U.S. Proposes Reducing Troop Levels in Bosnia
By Jim Garamone
American Forces Press Service
BRUSSELS, Belgium, Dec. 18, 2001 Defense Secretary Donald Rumsfeld has proposed NATO reduce troop presence in Bosnia by a third, to around 12,000. This would reduce U.S. troop levels in the country to around 2,100.
The military committee will study the proposal as part of its usual review of troop levels in the Balkans. If accepted at the June 2002 defense ministers meeting, the cuts could be effective in the fall of 2002.

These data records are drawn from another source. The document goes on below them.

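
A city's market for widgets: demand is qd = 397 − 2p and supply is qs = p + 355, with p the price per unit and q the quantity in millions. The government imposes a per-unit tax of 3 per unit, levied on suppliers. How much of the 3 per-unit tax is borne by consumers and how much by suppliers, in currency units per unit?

Without the tax, 397 − 2p = p + 355 gives 3p = 42, so p* = 14 and q* = 369.
With the tax collected from suppliers, supply shifts: qs = (p − 3) + 355.
Solving gives q = 367 with consumers paying 15 and suppliers receiving 12 (the 3 wedge).
Burden on consumers: 1; on suppliers: 2. (They sum to 3.)

Consumers bear 1 per unit; suppliers bear 2 per unit.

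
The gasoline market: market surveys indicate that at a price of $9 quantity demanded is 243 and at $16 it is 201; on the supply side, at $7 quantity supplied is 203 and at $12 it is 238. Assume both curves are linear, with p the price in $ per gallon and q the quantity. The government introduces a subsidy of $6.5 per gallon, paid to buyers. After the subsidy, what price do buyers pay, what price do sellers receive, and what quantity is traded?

Demand slope: (201 − 243)/(16 − 9) = -6, so qd = 297 − 6p.
Supply slope: (238 − 203)/(12 − 7) = 7, so qs = 7p + 154.
Before the subsidy: set 297 − 6p = 7p + 154 → p* = $11, q* = 231.
With a per-unit subsidy paid to buyers, each effectively pays p − 6.5, so demand becomes qd = 297 − 6(p − 6.5).
New equilibrium: buyers pay $7.5, sellers receive $14, q = 252. (Wedge: pb − ps = −6.5.)

Buyers pay $7.5; sellers receive $14; quantity = 252.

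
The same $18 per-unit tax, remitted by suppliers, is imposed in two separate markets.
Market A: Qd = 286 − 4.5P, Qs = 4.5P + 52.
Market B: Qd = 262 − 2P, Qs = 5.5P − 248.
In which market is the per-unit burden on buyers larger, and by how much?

Market A: pre-tax P* = $26, Q* = 169; post-tax Q = 128.5; per-unit burden on buyers = $9.
Market B: pre-tax P* = $68, Q* = 126; post-tax Q = 99.6; per-unit burden on buyers = $13.2.
Difference: $9 vs $13.2 → market B is larger by $4.2.

Market B, by $4.2.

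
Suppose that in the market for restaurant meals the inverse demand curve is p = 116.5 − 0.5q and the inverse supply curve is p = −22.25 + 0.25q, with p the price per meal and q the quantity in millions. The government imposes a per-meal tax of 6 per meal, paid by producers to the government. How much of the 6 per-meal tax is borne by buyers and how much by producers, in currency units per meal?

Rewrite in direct form: qd = 233 − 2p and qs = 4p + 89.
Without the tax, 233 − 2p = 4p + 89 gives 6p = 144, so p* = 24 and q* = 185.
With the tax collected from producers, supply shifts: qs = 4(p − 6) + 89.
New equilibrium: buyers pay 28, producers receive 22, q = 177. (Wedge: pb − ps = 6.)
Burden on buyers: 4; on producers: 2. (They sum to 6.)
The less price-elastic side of the market bears the larger share of a per-unit tax.

Buyers bear 4 per meal; producers bear 2 per meal.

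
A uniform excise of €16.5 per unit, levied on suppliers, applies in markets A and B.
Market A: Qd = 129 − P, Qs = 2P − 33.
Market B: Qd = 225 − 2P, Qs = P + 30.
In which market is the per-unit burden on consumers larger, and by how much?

Market A: pre-tax P* = €54, Q* = 75; post-tax Q = 64; per-unit burden on consumers = €11.
Market B: pre-tax P* = €65, Q* = 95; post-tax Q = 84; per-unit burden on consumers = €5.5.
Difference: €11 vs €5.5 → market A is larger by €5.5.

Market A, by €5.5.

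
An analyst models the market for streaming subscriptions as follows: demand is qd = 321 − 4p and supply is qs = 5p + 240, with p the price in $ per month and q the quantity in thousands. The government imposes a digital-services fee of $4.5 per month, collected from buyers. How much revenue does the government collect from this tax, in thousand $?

Tax revenue = $1237.5 thousand.

Without the tax, 321 − 4p = 5p + 240 gives 9p = 81, so p* = $9 and q* = 285.
With the tax collected from buyers, demand (in seller-price terms) shifts: qd = 321 − 4(p + 4.5).
Solving gives q = 275 with buyers paying $11.5 and suppliers receiving $7 (the $4.5 wedge).
Revenue = t · Q = 4.5 · 275 = $1237.5.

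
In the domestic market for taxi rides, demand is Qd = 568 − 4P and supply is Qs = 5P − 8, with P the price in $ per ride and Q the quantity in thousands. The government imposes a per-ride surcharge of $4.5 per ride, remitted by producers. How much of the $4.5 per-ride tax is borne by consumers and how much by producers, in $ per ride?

Without the tax, 568 − 4P = 5P − 8 gives 9P = 576, so P* = $64 and Q* = 312.
With the tax collected from producers, supply shifts: Qs = 5(P − 4.5) − 8.
Solving gives Q = 302 with consumers paying $66.5 and producers receiving $62 (the $4.5 wedge).
Burden on consumers: $2.5; on producers: $2. (They sum to $4.5.)
The less price-elastic side of the market bears the larger share of a per-unit tax.

Consumers bear $2.5 per ride; producers bear $2 per ride.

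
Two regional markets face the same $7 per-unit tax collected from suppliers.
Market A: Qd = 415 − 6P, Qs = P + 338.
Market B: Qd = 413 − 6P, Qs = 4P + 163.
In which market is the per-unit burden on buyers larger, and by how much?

Market B, by $1.8.

Market A: pre-tax P* = $11, Q* = 349; post-tax Q = 343; per-unit burden on buyers = $1.
Market B: pre-tax P* = $25, Q* = 263; post-tax Q = 246.2; per-unit burden on buyers = $2.8.
Difference: $1 vs $2.8 → market B is larger by $1.8.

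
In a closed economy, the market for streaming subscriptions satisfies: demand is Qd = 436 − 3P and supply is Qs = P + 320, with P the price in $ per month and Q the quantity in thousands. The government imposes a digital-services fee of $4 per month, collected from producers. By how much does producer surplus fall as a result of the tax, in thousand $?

Producer surplus falls by $1042.5 thousand.

Without the tax, 436 − 3P = P + 320 gives 4P = 116, so P* = $29 and Q* = 349.
With the tax collected from producers, supply shifts: Qs = (P − 4) + 320.
Solving gives Q = 346 with buyers paying $30 and producers receiving $26 (the $4 wedge).
ΔPS is the trapezoid between Q = 346 and Q = 349 of height $3: ½ · (349 + 346) · 3 = $1042.5.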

Rumsfeld said the stabilization force mission in Bosnia has been a success. "Working together, NATO allies have helped stop genocide and bring peace to a troubled region," he said to fellow NATO defense ministers. The six-year military mission has gone on too long, Rumsfeld said. Civilian agencies should shoulder the burden of policing these areas and help rebuild them after wars, he said.
"There was a time when military force, once accomplishing their mission, would declare victory and go home," Rumsfeld said. "Today, however, it often seems that when it comes to such missions, success means never having to say goodbye."
Another proposal would form a joint NATO command for the Balkans. Under this, logistics and administrative support would be combined for NATO forces in Kosovo, Bosnia and the former Yugoslav Republic of Macedonia. This would not yield large savings in manpower but would streamline operations in the region.
Currently, there are 18,400 NATO troops in Bosnia, with 3,100 of them American. There are 39,000 NATO troops in Kosovo, including 5,700 Americans. In Macedonia there are 2,150 NATO troops, with 350 of them being Americans.
American officials said that they would go along with any NATO decision. "We went in together, we'll go out together," a senior defense official said.